I recently read this sci-fi/crime novel and it is quite excellent. 5 centuries in the future, humans have spread to many star systems under the rule of the UN. A key technology is the “cortical stack” a small information storage device which records a person’s brain pattern. If the body is killed, the person can be “re-sleeved” in a new (or cloned) body. Only when the cortical stack is destroyed (or infected by a virus) does “real death” occur (except for Catholics who refuse to allow re-sleeving on religious grounds). Interstellar travel is slow and inexpensive but FTL communication is easy. The UN does not maintain big fleets or standing armies. Instead, the UN controls society by sending “Envoys”, specially trained soldier/diplomat/spies whose brain patterns are beamed into trouble spots, to be resleeved into available bodies. However, the training, the combat, the dangerous missions and the constant re-sleeving into new bodies is very taxing on Envoys: many of them turn to crime after they finish their service. Also, on Earth, life-extension technology has allowed the super rich (called Meths, after Methusaleh) to stay alive for centures, amassing ever more wealth and power.

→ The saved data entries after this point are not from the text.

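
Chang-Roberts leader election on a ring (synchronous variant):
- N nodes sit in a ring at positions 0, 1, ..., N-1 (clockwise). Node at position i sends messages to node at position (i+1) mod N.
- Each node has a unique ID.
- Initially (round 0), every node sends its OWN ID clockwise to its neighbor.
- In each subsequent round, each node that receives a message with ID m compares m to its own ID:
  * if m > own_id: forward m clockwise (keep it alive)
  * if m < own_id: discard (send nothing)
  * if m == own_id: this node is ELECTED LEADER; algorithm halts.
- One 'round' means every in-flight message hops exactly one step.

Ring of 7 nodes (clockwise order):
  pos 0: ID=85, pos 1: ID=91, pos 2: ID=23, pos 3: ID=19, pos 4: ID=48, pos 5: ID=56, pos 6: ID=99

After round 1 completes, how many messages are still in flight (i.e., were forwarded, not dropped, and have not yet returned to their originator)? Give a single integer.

Round 1: pos1(id91) recv 85: drop; pos2(id23) recv 91: fwd; pos3(id19) recv 23: fwd; pos4(id48) recv 19: drop; pos5(id56) recv 48: drop; pos6(id99) recv 56: drop; pos0(id85) recv 99: fwd
After round 1: 3 messages still in flight

Answer: 3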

The story revolves around Takeshi Kovacs, a former Envoy gone bad, who is serving a sentence “on stack” (ie in storage on a mainframe in lieu of prison) for “organic damage” (ie killing people’s bodies but not the cortical stack). He is taken out of storage and retained as a private investigator by Laurent Bancroft, a wealthy Meth in the Bay Area. Bancroft has died recently, a real death complete with total destruction of his cortical stack. The only reason Bancroft is still alive is that he is rich enough to have himself backed up every 2 days. But he’s lost 2 days of his life and he doesn’t know why or how he died. The police have written it off as a suicide but Bancroft denies that: he worries that he’s under threat and that the killer may strike again, in such a way that having a back-up won’t matter. Even worse, Bancroft fears the killing was an inside job. Bancroft hires Kovacs to look into things, with an offer of commuting his sentence and freeing Kovac’s lover from stack storage as well.

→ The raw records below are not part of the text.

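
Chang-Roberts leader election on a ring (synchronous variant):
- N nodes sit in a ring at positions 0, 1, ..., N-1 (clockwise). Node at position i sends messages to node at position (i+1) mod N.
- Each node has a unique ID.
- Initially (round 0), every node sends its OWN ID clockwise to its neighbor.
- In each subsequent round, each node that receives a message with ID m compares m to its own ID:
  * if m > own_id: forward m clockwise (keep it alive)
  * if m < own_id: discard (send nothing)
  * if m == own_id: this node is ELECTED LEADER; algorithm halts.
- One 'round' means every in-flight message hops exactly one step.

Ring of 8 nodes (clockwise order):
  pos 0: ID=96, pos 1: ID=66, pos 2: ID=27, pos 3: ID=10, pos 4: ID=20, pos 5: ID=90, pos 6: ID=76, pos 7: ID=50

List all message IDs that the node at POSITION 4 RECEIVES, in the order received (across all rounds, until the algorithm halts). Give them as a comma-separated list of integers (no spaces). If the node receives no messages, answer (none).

Answer: 10,27,66,96

Derivation:
Round 1: pos1(id66) recv 96: fwd; pos2(id27) recv 66: fwd; pos3(id10) recv 27: fwd; pos4(id20) recv 10: drop; pos5(id90) recv 20: drop; pos6(id76) recv 90: fwd; pos7(id50) recv 76: fwd; pos0(id96) recv 50: drop
Round 2: pos2(id27) recv 96: fwd; pos3(id10) recv 66: fwd; pos4(id20) recv 27: fwd; pos7(id50) recv 90: fwd; pos0(id96) recv 76: drop
Round 3: pos3(id10) recv 96: fwd; pos4(id20) recv 66: fwd; pos5(id90) recv 27: drop; pos0(id96) recv 90: drop
Round 4: pos4(id20) recv 96: fwd; pos5(id90) recv 66: drop
Round 5: pos5(id90) recv 96: fwd
Round 6: pos6(id76) recv 96: fwd
Round 7: pos7(id50) recv 96: fwd
Round 8: pos0(id96) recv 96: ELECTED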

Kovacs starts poking around, and of course things are not what they seem. There’s corruption inside and outside the operation, rogue cops, plenty of criminals, a vast conspiracy, some hacking fun, plenty of hard boiled dialogue and lots of action, including multiple real-deaths.
I really enjoyed this book: it mixed hard boiled crime fiction with science fiction almost seamlessly and featured some very good writing, along with some great dialogue. An interesting sidelight is that Kovacs is from a world settled by a mix of Japanese and Polish settlers. Kovacs is a “Quellist” a believer in the philosopher/poet Quell who espoused a weird but intriguing mix of anti-authoritarian/anarchist ideas with Zen Buddhism. A couple of the best lines and best scenes in the book are riffs on Quellist philosophy. Also the mix of moments of zen calm with frantic action reminded me of one of my favorite 80s sci-fi books, Voice of the Whirlwind by Walter Jon Williams.
Overall, a Sharpe recommendation, if you like either sci-fi or crime novels. If you like both, this is a must read.